At this time of the year, many flower lovers buy pots of Easter lilies at the grocery store to have in their homes during the Easter season.
The type of lily that is mass produced for Easter has the botanical name Lilium longiflorum, and if left to its own devices in a garden, it normally blooms in mid-summer. But each year millions are forced in greenhouses so that they bloom early to meet the retail demands of the Easter season. This is obviously hard on the lily, so that when forcing has happened it doesn't, of course, bloom again that summer at its normal summer bloom time.

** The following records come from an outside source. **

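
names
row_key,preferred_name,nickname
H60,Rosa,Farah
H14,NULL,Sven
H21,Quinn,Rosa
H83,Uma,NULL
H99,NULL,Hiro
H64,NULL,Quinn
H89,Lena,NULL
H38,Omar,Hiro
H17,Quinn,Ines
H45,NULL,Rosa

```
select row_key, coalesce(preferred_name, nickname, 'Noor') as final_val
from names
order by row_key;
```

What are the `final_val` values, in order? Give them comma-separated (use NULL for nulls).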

However, and this part is important, if it rests comfortably in your garden until next summer, it will revert to its appropriate routine and bloom then. So, if you bought an Easter lily, after it finishes blooming be patient and wait until all danger of frost is past, keeping the plant indoors near a sunny window and watering it once a week. Then find a sunny place in your garden and carefully transplant it outdoors. Make sure that the bulb is planted 8 inches deep, in a well-drained spot where water does not stand after rain. Leave all the foliage on the stem so that the leaves can work on making food for the bulb while it regenerates.
By planting the bulb deep in the soil, you have allowed the roots to form from the base of the stem as well. Fertilize once a month until fall and then mulch before winter. Cut the plant down in late fall only when the leaves turn yellow. You'll have blooms for years to come each following summer because the plant used its first year in the ground to get well established.
This is Moya Andrews, and today we focused on planting Easter lilies.